The Union Minister for Consumer Affairs, Food and Public Distribution, Mr. Ram Vilas Paswan and the Minister of State for Health & Family Welfare, Mrs. Anupriya Patel launching the food fortification logo, at the inauguration of the two-day National Summit on Fortification of Food, organised by the FSSAI, in New Delhi on October 16, 2016. The Secretary, Directorate of Health Research & Director General, Indian Council of Medical Research, Dr. Soumya Swaminathan and other dignitaries are also seen.

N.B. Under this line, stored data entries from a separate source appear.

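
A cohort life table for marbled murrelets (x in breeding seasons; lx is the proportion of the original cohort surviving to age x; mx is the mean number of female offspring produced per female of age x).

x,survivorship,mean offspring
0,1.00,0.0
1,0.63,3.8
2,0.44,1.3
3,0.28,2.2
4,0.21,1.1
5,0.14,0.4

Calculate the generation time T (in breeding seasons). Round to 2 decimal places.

lx·mx: 0, 2.394, 0.572, 0.616, 0.231, 0.056 → R0 = 3.869
x·lx·mx: 0, 2.394, 1.144, 1.848, 0.924, 0.28 → Σ = 6.59
T = 6.59 / 3.869 = 1.703283… → 1.70

1.70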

The Control Of Micronutrient Deficiencies Is An Overarching Effort Of The Government To Fight Hunger And Malnutrition In The Country: Anupriya Patel
New Delhi (PIB-GR-TYP-BIN): “The control of micronutrient deficiencies is an essential part of the overarching effort of the Government to fight hunger and malnutrition in the country.” This was stated by Mra. Anupriya Patel, Minister of State for Health and Family Welfare. She was speaking at the inauguration of National Summit on Fortification of Food to address interventions in combating micronutrient malnutrition in the country on Oct 14. Mr. Ram Vilas Paswan, Union Minister of Consumer Affairs, Food and Public Distribution also graced the occasion.
Speaking at the function, Mrs. Anupriya Patel said that food fortification is a proven and effective strategy to meet the nutritional needs of a large number of people across various sections of the society, including the poor and underprivileged as well as the vulnerable, such as pregnant women and young children. “Fortification requires neither changes in existing food patterns, habits nor individual compliance. It is socio-culturally acceptable and does not alter the characteristics of the food. It can be introduced quickly and can produce nutritional benefits for populations in a short period of time. It is safe and cost effective, especially if advantage is taken of the existing technology and delivery platforms,” the Minister elaborated.

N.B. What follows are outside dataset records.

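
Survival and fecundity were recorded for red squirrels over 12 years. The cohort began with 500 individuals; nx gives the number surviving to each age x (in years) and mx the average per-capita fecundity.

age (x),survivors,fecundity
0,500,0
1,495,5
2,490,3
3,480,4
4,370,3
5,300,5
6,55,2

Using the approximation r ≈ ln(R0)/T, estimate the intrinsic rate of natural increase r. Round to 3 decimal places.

1.027

lx = nx/n0 = nx/500: 1, 0.99, 0.98, 0.96, 0.74, 0.6, 0.11
R0 = Σ lx·mx = 0 + 4.95 + 2.94 + 3.84 + 2.22 + 3 + 0.22 = 17.17
Σ x·lx·mx = 47.55; T = 47.55/17.17 = 2.76937…
r ≈ ln(R0)/T = ln(17.17)/2.76937… = 1.02665… → 1.027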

Emphasizing further the need for food fortification, the Minister said that food fortification reinforces and supports existing nutrition improvement programmes and is part of a broader, integrated approach to prevent micronutrient deficiencies, thereby complementing other approaches to improve health and nutrition.
She also released the standards on fortification of foods and launched the food fortification logo at the event.

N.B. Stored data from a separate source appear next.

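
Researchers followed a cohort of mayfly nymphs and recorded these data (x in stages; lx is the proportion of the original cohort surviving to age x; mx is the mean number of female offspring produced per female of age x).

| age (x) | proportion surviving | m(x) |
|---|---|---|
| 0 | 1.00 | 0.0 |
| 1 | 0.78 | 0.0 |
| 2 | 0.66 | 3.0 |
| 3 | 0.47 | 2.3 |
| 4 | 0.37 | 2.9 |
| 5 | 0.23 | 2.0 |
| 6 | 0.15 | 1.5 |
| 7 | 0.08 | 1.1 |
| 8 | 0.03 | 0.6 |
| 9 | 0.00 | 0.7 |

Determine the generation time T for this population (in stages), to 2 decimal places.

3.23

lx·mx: 0, 0, 1.98, 1.081, 1.073, 0.46, 0.225, 0.088, 0.018, 0 → R0 = 4.925
x·lx·mx: 0, 0, 3.96, 3.243, 4.292, 2.3, 1.35, 0.616, 0.144, 0 → Σ = 15.905
T = 15.905 / 4.925 = 3.229442… → 3.23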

Speaking on the occasion, Dr. Soumya Swaminathan, Director General, Indian Council for Medical Research (ICMR), said that nutrition is a major determinant of health. She also added that macro and micro nutrients deficiency will lead to risk factors that may cause various diseases like TB, anaemia, etc. She informed that ICMR has planned to conduct health and nutrition survey to get first hand insights about nutritional values of the food consumed by the people of the country. Dr Swaminathan laid stress on the need to raise awareness and educate people about balanced diet.
Also present at the function were members of the food sector fraternity including the science community, industry – big corporates as well as small and medium food businesses represented by their associations, consumer and citizen organizations, international organizations and development partners, experts and government officials from Central ministries and States and other key stakeholders.